Loss of IL-6 enables lung growth in newborn mice exposed to prolonged hyperoxia

Abstract

Background: Prolonged exposure to increased oxygen induces inflammation, matrix remodeling, and alveolar arrested in lungs of preterm infants, leading to Bronchopulmonary dysplasia (BPD). Interleukin 6 (IL-6) has been shown to be increased in tracheal aspirates of infants evolving BPD. Aim: We hypothesized that activation of IL-6 signaling is linked to impaired alveolarization; loss of IL-6 protects from neonatal hyperoxia-induced lung injury. Methods: (1) Wildtype and IL-6 deficient newborn mice (IL-6-/-) or (2) cultured macrophages and lung epithelial cells were exposed to 85% O2 (HYX) or 21% O2 (NOX). Results: (1) HYX increased IL-6 mRNA and activates Stat3/SOCS3 signaling in lungs of WT mice. Quantitative lung morphometry showed increased mean linear intercept, alveolar surface area, and septal thickness, and reduced radial alveolar count, indicating impaired alveolar formation. Furthermore, microvessels (20-100µm) were reduced in lungs after HYX. In contrast, IL-6-/- were partially protected from these structural changes.
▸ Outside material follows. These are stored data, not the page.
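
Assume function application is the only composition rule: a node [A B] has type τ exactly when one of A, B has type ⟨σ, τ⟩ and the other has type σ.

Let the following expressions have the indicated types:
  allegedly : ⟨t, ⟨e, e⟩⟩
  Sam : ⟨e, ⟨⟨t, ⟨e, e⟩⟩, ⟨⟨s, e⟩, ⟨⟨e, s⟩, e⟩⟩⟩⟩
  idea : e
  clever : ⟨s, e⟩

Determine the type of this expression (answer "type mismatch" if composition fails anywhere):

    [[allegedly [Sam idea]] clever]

⟨⟨e, s⟩, e⟩

[Sam idea]: functor Sam : ⟨e, ⟨⟨t, ⟨e, e⟩⟩, ⟨⟨s, e⟩, ⟨⟨e, s⟩, e⟩⟩⟩⟩, argument idea : e; result ⟨⟨t, ⟨e, e⟩⟩, ⟨⟨s, e⟩, ⟨⟨e, s⟩, e⟩⟩⟩.
[allegedly [Sam idea]]: functor [Sam idea] : ⟨⟨t, ⟨e, e⟩⟩, ⟨⟨s, e⟩, ⟨⟨e, s⟩, e⟩⟩⟩, argument allegedly : ⟨t, ⟨e, e⟩⟩; result ⟨⟨s, e⟩, ⟨⟨e, s⟩, e⟩⟩.
[[allegedly [Sam idea]] clever]: functor [allegedly [Sam idea]] : ⟨⟨s, e⟩, ⟨⟨e, s⟩, e⟩⟩, argument clever : ⟨s, e⟩; result ⟨⟨e, s⟩, e⟩.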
Elastic fibers, elastin protein, and collagen Iα1 mRNA were significantly increased after HYX in IL-6-/- when compared to WT. Moreover, IL-6 deficiency protected from decreased lung expression of surfactant protein A (SP-A) and SP-C, and increased SP-D mRNA. (2) HYX induced the release of IL-6 from cultured macrophages; conditioned media of hyperoxia-exposed macrophages reduced survival of lung epithelial cells. Conclusion: Here, we do not only show that loss of IL-6 partially protects from neonatal hyperoxia-induced lung injury, but also the antiproliferative effect of macrophage secretome. This could offer novel therapeutic approaches for BPD.